= Anita Darian =

American singer and actress

Anita Darian

Anita Darian (April 26, 1927 – February 1, 2015) was an American singer and actress who had an extensive career from the 1950s to the 2010s.

She was born Anita Margaret Esgandarian in Detroit, Michigan, of Armenian descent. She was a 1945 graduate of Cooley High School. She later studied opera at the Curtis Institute of Music in Philadelphia and the Juilliard School in New York, but first came to popular attention as a featured singer with the short-lived Sauter-Finegan jazz band of the mid-1950s, with whom she recorded for RCA Victor.

A soprano, Darian performed roles with the New York City Opera and was a featured soloist with the New York Philharmonic. She also performed and recorded several roles from musicals, including Julie in a studio recording version of Show Boat for Columbia Masterworks in 1962 with John Raitt, Barbara Cook, and William Warfield. She portrayed Lady Thiang in the 1960 revival of The King and I at New York City Center with Barbara Cook as Anna and Farley Granger as the King. She made a number of classical recordings with various contemporary composers as well as solo albums for Fidelio Records and Kapp Records.

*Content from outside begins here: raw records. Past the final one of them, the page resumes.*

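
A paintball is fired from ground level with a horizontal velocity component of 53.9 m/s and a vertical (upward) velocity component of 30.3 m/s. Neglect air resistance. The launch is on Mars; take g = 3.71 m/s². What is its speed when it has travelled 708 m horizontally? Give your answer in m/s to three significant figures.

At x = 708 m, t = x/vₓ = 708/53.90 = 13.14 s.
Vertical velocity there: v_y = v_y0 − g t = 30.30 − 3.71 × 13.14 = −18.43 m/s.
Speed: √(vₓ² + v_y²) = √(53.90² + 18.43²) = 56.96 m/s.

57.0 m/s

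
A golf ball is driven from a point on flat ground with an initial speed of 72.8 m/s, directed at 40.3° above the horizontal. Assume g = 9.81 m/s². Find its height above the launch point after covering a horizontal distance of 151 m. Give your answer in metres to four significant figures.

91.78 m

Resolve: vₓ = 72.80 cos 40.3° = 55.52 m/s and v_y0 = 72.80 sin 40.3° = 47.09 m/s.
Time to reach x = 151 m: t = x/vₓ = 151/55.52 = 2.720 s.
Height: y = v_y0 t − ½ g t² = 47.09 × 2.720 − 4.905 × 2.720² = 128.1 − 36.28 = 91.78 m.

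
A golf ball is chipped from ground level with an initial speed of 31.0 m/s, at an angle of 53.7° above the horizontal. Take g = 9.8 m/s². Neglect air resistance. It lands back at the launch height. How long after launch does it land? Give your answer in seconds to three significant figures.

5.10 s

Horizontal component vₓ = 31.00 cos 53.7° = 18.35 m/s; vertical v_y0 = 31.00 sin 53.7° = 24.98 m/s.
Landing at launch height ⇒ T = 2 v_y0 / g = 2 × 24.98 / 9.80 = 5.099 s.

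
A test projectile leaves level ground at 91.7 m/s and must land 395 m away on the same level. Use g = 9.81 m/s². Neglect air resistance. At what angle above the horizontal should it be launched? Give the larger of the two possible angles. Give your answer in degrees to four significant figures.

Level-ground range R = v₀² sin(2θ)/g ⇒ sin(2θ) = gR/v₀² = 9.81 × 395 / 91.7² = 0.4608.
2θ = 27.44° or 180° − 27.44° = 152.6°, so θ = 13.72° or 76.28°.
The larger angle is 76.28°.

76.28°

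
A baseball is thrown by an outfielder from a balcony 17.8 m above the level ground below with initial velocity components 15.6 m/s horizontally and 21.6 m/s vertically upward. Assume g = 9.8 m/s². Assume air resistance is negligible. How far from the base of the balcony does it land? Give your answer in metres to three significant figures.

The projectile lands when y = 17.8 + (21.60) t − ½·9.80·t² = 0. Positive root: t = (21.60 + √(21.60² + 2·9.80·17.8)) / 9.80 = (21.60 + 28.56) / 9.80 = 5.118 s.
Horizontal distance: R = vₓ t = 15.60 × 5.118 = 79.84 m.

79.8 m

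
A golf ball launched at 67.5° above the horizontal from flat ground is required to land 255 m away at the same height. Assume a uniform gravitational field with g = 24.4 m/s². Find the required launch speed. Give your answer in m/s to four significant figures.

93.80 m/s

From R = (v₀² / g) sin 2θ: v₀ = √(gR / sin 2θ).
v₀ = √(24.4 × 255 / sin 135.0°) = √(6222 / 0.7071) = √8799.2 = 93.80 m/s.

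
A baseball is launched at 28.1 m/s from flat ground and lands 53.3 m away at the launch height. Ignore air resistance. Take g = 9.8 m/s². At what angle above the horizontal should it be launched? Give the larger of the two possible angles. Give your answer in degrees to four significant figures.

From R = (v₀²/g) sin 2θ: sin 2θ = 9.80 × 53.3 / 789.61 = 0.6615.
2θ = 41.42° or 180° − 41.42° = 138.6°, so θ = 20.71° or 69.29°.
The larger angle is 69.29°.

69.29°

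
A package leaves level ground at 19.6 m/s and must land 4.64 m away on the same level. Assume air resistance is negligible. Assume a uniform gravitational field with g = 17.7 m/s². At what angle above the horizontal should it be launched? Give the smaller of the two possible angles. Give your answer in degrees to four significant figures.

6.172°

From R = (v₀²/g) sin 2θ: sin 2θ = 17.7 × 4.64 / 384.16 = 0.2138.
2θ = 12.34° or 180° − 12.34° = 167.7°, so θ = 6.172° or 83.83°.
The smaller angle is 6.172°.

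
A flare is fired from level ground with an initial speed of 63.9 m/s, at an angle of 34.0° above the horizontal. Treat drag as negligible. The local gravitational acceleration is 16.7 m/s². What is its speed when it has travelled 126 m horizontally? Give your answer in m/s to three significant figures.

53.1 m/s

Horizontal component vₓ = 63.90 cos 34.0° = 52.98 m/s; vertical v_y0 = 63.90 sin 34.0° = 35.73 m/s.
Time to reach x = 126 m: t = x/vₓ = 126/52.98 = 2.378 s.
Vertical velocity there: v_y = v_y0 − g t = 35.73 − 16.7 × 2.378 = −3.988 m/s.
Speed: √(vₓ² + v_y²) = √(52.98² + 3.988²) = 53.13 m/s.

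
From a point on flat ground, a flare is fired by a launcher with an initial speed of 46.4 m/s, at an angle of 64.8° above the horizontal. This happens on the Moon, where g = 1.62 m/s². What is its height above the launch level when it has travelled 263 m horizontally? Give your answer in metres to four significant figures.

Resolve: vₓ = 46.40 cos 64.8° = 19.76 m/s and v_y0 = 46.40 sin 64.8° = 41.98 m/s.
At x = 263 m, t = x/vₓ = 263/19.76 = 13.31 s.
Height: y = v_y0 t − ½ g t² = 41.98 × 13.31 − 0.8100 × 13.31² = 558.9 − 143.5 = 415.4 m.

415.4 m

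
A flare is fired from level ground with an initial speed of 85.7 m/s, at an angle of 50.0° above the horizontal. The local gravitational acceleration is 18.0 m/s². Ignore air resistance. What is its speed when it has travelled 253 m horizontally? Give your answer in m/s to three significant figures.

Components: vₓ = 85.70 cos 50.0° = 55.09 m/s, v_y0 = 85.70 sin 50.0° = 65.65 m/s.
x = vₓ t ⇒ t = 253/55.09 = 4.593 s.
Vertical velocity there: v_y = v_y0 − g t = 65.65 − 18.0 × 4.593 = −17.02 m/s.
Speed: √(vₓ² + v_y²) = √(55.09² + 17.02²) = 57.66 m/s.

57.7 m/s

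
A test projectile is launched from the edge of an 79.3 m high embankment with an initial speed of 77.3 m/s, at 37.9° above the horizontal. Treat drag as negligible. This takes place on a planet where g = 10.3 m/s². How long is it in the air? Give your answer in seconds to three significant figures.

Horizontal component vₓ = 77.30 cos 37.9° = 61.00 m/s; vertical v_y0 = 77.30 sin 37.9° = 47.48 m/s.
Vertical motion (up positive, ground at y = 0): 5.150 t² − (47.48) t − 79.3 = 0, so t = (47.48 + √(47.48² + 2·10.3·79.3)) / 10.3 = (47.48 + 62.36) / 10.3 = 10.66 s.

10.7 s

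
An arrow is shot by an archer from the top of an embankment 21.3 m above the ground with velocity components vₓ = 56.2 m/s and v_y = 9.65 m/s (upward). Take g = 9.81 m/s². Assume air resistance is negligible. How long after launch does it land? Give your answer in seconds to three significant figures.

With up positive and y = 0 at the ground: y(t) = 21.3 + (9.650) t − 4.905 t². Setting y = 0 and taking the positive root: t = [9.650 + √(9.650² + 2·9.81·21.3)] / 9.81 = (9.650 + 22.61) / 9.81 = 3.288 s.

3.29 s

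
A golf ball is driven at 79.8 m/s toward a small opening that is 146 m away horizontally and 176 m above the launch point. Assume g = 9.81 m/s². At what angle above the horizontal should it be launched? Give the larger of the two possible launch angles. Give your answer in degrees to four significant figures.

Trajectory: y = x tanθ − g x² (1 + tan²θ)/(2v₀²). With x = 146, y = 176, v₀ = 79.8, g = 9.81:
16.42 tan²θ − 146 tanθ + (192.4) = 0.
tanθ = [146 ± √(146² − 4 × 16.42 × (192.4))] / (2 × 16.42) = (146 ± 93.16) / 32.84, giving tanθ = 1.609 or 7.283.
θ = 58.14° or 82.18°; the larger is 82.18°.

82.18°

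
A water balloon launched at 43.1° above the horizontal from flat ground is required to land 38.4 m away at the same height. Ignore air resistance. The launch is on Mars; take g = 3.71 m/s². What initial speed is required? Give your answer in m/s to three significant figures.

From R = (v₀² / g) sin 2θ: v₀ = √(gR / sin 2θ).
v₀ = √(3.71 × 38.4 / sin 86.20°) = √(142.5 / 0.9978) = √142.78 = 11.95 m/s.

11.9 m/s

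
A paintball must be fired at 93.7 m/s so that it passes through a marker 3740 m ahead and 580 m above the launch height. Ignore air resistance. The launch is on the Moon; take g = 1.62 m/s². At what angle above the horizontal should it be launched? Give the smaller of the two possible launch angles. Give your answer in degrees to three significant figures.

Trajectory: y = x tanθ − g x² (1 + tan²θ)/(2v₀²). With x = 3740, y = 580, v₀ = 93.7, g = 1.62:
1290 tan²θ − 3740 tanθ + (1870) = 0.
tanθ = [3740 ± √(3740² − 4 × 1290 × (1870))] / (2 × 1290) = (3740 ± 2081) / 2581, giving tanθ = 0.6426 or 2.256.
θ = 32.73° or 66.09°; the smaller is 32.73°.

32.7°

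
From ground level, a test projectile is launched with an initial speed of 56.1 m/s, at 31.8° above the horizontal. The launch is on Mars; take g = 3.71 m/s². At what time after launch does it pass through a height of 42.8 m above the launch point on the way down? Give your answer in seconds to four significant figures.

Resolve: vₓ = 56.10 cos 31.8° = 47.68 m/s and v_y0 = 56.10 sin 31.8° = 29.56 m/s.
Set y = v_y0 t − ½ g t² = 42.8: 1.855 t² − 29.56 t + 42.8 = 0.
t = [29.56 ± √(29.56² − 2·3.71·42.8)] / 3.71 = (29.56 ± 23.59) / 3.71, so t = 1.611 s or t = 14.33 s.
The descending-branch root is 14.33 s.

14.33 s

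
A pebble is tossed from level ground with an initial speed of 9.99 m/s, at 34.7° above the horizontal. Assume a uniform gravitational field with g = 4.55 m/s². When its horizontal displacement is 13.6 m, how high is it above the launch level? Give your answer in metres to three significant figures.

3.18 m

Horizontal component vₓ = 9.990 cos 34.7° = 8.213 m/s; vertical v_y0 = 9.990 sin 34.7° = 5.687 m/s.
At x = 13.6 m, t = x/vₓ = 13.6/8.213 = 1.656 s.
Height: y = v_y0 t − ½ g t² = 5.687 × 1.656 − 2.275 × 1.656² = 9.417 − 6.238 = 3.179 m.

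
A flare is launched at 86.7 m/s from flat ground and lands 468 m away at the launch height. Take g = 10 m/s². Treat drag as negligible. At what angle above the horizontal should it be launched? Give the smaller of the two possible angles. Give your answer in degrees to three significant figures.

Level-ground range R = v₀² sin(2θ)/g ⇒ sin(2θ) = gR/v₀² = 10.0 × 468 / 86.7² = 0.6226.
2θ = 38.51° or 180° − 38.51° = 141.5°, so θ = 19.25° or 70.75°.
The smaller angle is 19.25°.

19.3°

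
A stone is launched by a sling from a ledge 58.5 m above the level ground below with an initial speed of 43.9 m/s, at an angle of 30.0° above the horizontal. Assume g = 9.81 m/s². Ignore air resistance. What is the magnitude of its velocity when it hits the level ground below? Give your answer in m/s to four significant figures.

vₓ = 43.90 cos 30.0° = 38.02 m/s; v_y0 = 43.90 sin 30.0° = 21.95 m/s.
With up positive and y = 0 at the ground: y(t) = 58.5 + (21.95) t − 4.905 t². Setting y = 0 and taking the positive root: t = [21.95 + √(21.95² + 2·9.81·58.5)] / 9.81 = (21.95 + 40.37) / 9.81 = 6.352 s.
Vertical velocity at impact: v_y = v_y0 − g t = 21.95 − 9.81 × 6.352 = −40.37 m/s.
Speed: |v| = √(vₓ² + v_y²) = √(38.02² + 40.37²) = 55.45 m/s.

55.45 m/s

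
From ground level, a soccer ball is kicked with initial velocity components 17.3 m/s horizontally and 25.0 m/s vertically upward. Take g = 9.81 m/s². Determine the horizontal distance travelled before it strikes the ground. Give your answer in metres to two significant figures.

Flight time T = 2 v_y0 / g = 5.097 s.
Range: R = vₓ T = 17.30 × 5.097 = 88.18 m.

88 m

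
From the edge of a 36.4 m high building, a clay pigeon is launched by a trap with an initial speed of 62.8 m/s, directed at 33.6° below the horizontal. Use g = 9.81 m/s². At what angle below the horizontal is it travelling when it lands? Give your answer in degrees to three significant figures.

vₓ = 62.80 cos 33.6° = 52.31 m/s; v_y0 = −34.75 m/s (downward).
With up positive and y = 0 at the ground: y(t) = 36.4 + (−34.75) t − 4.905 t². Setting y = 0 and taking the positive root: t = [−34.75 + √(34.75² + 2·9.81·36.4)] / 9.81 = (−34.75 + 43.84) / 9.81 = 0.9263 s.
At impact: v_y = v_y0 − g t = −43.84 m/s; vₓ = 52.31 m/s.
Angle below horizontal: arctan(|v_y|/vₓ) = arctan(43.84/52.31) = 39.97°.

40.0°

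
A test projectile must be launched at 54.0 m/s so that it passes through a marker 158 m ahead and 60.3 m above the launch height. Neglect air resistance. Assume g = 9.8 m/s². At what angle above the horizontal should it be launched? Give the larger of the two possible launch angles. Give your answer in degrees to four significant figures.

71.19°

Trajectory: y = x tanθ − g x² (1 + tan²θ)/(2v₀²). With x = 158, y = 60.3, v₀ = 54.0, g = 9.80:
41.95 tan²θ − 158 tanθ + (102.2) = 0.
tanθ = [158 ± √(158² − 4 × 41.95 × (102.2))] / (2 × 41.95) = (158 ± 88.36) / 83.90, giving tanθ = 0.8301 or 2.936.
θ = 39.70° or 71.19°; the larger is 71.19°.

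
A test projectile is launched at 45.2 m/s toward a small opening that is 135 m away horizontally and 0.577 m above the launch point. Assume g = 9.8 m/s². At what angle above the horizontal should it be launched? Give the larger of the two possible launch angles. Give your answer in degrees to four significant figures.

69.78°

Trajectory: y = x tanθ − g x² (1 + tan²θ)/(2v₀²). With x = 135, y = 0.577, v₀ = 45.2, g = 9.80:
43.71 tan²θ − 135 tanθ + (44.29) = 0.
tanθ = [135 ± √(135² − 4 × 43.71 × (44.29))] / (2 × 43.71) = (135 ± 102.4) / 87.42, giving tanθ = 0.3731 or 2.715.
θ = 20.46° or 69.78°; the larger is 69.78°.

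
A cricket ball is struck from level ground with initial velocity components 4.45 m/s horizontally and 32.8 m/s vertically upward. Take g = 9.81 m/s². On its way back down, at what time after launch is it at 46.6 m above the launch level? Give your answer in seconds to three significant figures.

4.64 s

Set y = v_y0 t − ½ g t² = 46.6: 4.905 t² − 32.80 t + 46.6 = 0.
Quadratic formula: t = (32.80 ± √161.55) / 9.81 = (32.80 ± 12.71) / 9.81 → t = 2.048 s or 4.639 s.
The descending-branch root is 4.639 s.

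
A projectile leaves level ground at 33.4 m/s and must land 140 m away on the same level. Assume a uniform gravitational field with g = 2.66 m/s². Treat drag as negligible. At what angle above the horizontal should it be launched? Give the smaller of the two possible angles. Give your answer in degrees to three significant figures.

From R = (v₀²/g) sin 2θ: sin 2θ = 2.66 × 140 / 1115.6 = 0.3338.
2θ = 19.50° or 180° − 19.50° = 160.5°, so θ = 9.751° or 80.25°.
The smaller angle is 9.751°.

9.75°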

She settled in New York City and worked in everything from opera and classical recitals to television jingles and cartoon voice-overs. She appeared in several television productions of musicals and operas from the 1950s to the 1970s.

Darian also sang the female soprano portion on The Tokens' 1961 #1 hit "The Lion Sleeps Tonight".

As late as 2012, she was featured in concerts honoring the Great American Songbook.

Darian died on February 1, 2015, aged 87, at South Nassau Communities Hospital in Oceanside, New York, due to surgical complications.